The silence that followed seemed as though it might stretch forever. Andrew stood up, the white stars of his crest bright even in the shade of the hollow. He looked every inch the magnate.

“Ask yourself this, Will Wallace,” he said at length, his voice emphatic. “Why are we two here, in this place and at this time?” He held up his hand again. “And don’t tell me it’s because Robert Wishart called us here, because that, too, is horseshit. We are here,
today and together, because we are the sole leaders in all this realm who still have fighting men in the field and are capable of stopping—or even attempting to stop—Edward Plantagenet from usurping this realm we call ours. Am I right?”

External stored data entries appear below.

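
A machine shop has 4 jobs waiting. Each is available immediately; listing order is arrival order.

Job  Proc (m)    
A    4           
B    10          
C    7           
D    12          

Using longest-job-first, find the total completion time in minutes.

LPT (decreasing processing time): D B C A.
D: 0→12
B: 12→22
C: 22→29
A: 29→33
Sum = 12+22+29+33 = 96.

96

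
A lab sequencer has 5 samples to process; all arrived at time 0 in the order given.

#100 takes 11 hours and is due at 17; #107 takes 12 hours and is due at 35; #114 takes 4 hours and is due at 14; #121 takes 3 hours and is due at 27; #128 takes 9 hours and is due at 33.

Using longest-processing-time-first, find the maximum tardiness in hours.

LPT (decreasing processing time): #107 #100 #128 #114 #121.
#107: 0→12, due 35, tardiness 0
#100: 12→23, due 17, tardiness 6
#128: 23→32, due 33, tardiness 0
#114: 32→36, due 14, tardiness 22
#121: 36→39, due 27, tardiness 12
Maximum = 22.

22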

Will’s frown was still in place, but it was altogether different now, keen and intent rather than bearish. He nodded minutely.

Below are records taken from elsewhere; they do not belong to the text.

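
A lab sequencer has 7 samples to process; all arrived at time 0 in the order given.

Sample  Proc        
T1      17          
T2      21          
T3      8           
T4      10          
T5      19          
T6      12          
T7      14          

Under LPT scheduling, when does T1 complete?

LPT (decreasing processing time): T2 T5 T1 T7 T6 T4 T3.
T2: 0→21
T5: 21→40
T1: 40→57

57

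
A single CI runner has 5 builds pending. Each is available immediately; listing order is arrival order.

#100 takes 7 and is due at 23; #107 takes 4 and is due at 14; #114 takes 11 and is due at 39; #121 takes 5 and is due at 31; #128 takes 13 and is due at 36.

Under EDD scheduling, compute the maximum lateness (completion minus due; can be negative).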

Andrew nodded, too, but fiercely. “Right,” he said. “There is no one else but us, Wallace and Murray, and the folk we lead between us. We are all that stands in Edward’s way, and as soon as he is rid of us, he’ll conquer all of Scotland. When Balliol led the realm to war, not two years ago, he raised the standards and called the armies out and all the land responded—all the magnates and the mighty of Scotland who thought it unimportant that no Scottish army had fought a battle of any kind in more than ninety years, who assumed that, simply because they were Scots and under arms, they would emerge victorious. And at Dunbar the English armies smashed them beneath the hooves of their horses like baskets of eggs. More than half of all the realm’s nobility imprisoned after that debacle. All the weapons from the battlefield and from the captured men, along with every remaining weapon that could be found in Scotland, impounded by the English for use against us. All hope lost. All pride abandoned … save in Selkirk Forest and in Moray these past few months.”

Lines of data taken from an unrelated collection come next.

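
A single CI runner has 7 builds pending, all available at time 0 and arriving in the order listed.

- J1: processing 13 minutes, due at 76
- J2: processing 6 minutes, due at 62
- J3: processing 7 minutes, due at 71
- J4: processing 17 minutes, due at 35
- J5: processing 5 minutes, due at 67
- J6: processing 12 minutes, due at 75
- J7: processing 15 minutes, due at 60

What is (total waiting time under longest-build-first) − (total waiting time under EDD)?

43

LPT (decreasing processing time): J4 J7 J1 J6 J3 J2 J5.
J4: waits 0, runs 0→17
J7: waits 17, runs 17→32
J1: waits 32, runs 32→45
J6: waits 45, runs 45→57
J3: waits 57, runs 57→64
J2: waits 64, runs 64→70
J5: waits 70, runs 70→75
Sum = 0+17+32+45+57+64+70 = 285.
EDD (increasing due date): J4 J7 J2 J5 J3 J6 J1.
J4: waits 0, runs 0→17
J7: waits 17, runs 17→32
J2: waits 32, runs 32→38
J5: waits 38, runs 38→43
J3: waits 43, runs 43→50
J6: waits 50, runs 50→62
J1: waits 62, runs 62→75
Sum = 0+17+32+38+43+50+62 = 242.
Difference = 285 − 242 = 43.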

One side of his mouth curved up into a half smile. “I know your feelings about magnates, Will Wallace, and I even agree with them to an extent, though for reasons different from yours. But I’m not here today, leading the men I lead, because I am a magnate. I am here because I’m a Scot and it turns my stomach to have to grovel to some ignorant, uneducated English lout for permission to live and breathe the air in my own land—
on
my own land! I would rather die than put up with that, and the men who follow me know that and march with me because of it. Those among them who followed me from the start did so because they are my folk, but now there are hundreds at my back who are not my folk and never were. Those men, and their families, follow me because they have chosen to do so.
Chosen
, William Wallace, of their own free will. And that’s why
we are who we have become, you and I. We lead the
folk
, the people of Scotland, and they trust us to lead them and to speak for them. And that, old friend, is something wondrous and new in this land of ours: the folk trust
us
, you and me, to lead them. And that is as frightening as it is new, for
where
are we to lead them?” He paused, though only for the briefest of moments. “Have you any ideas? For I confess I have none.”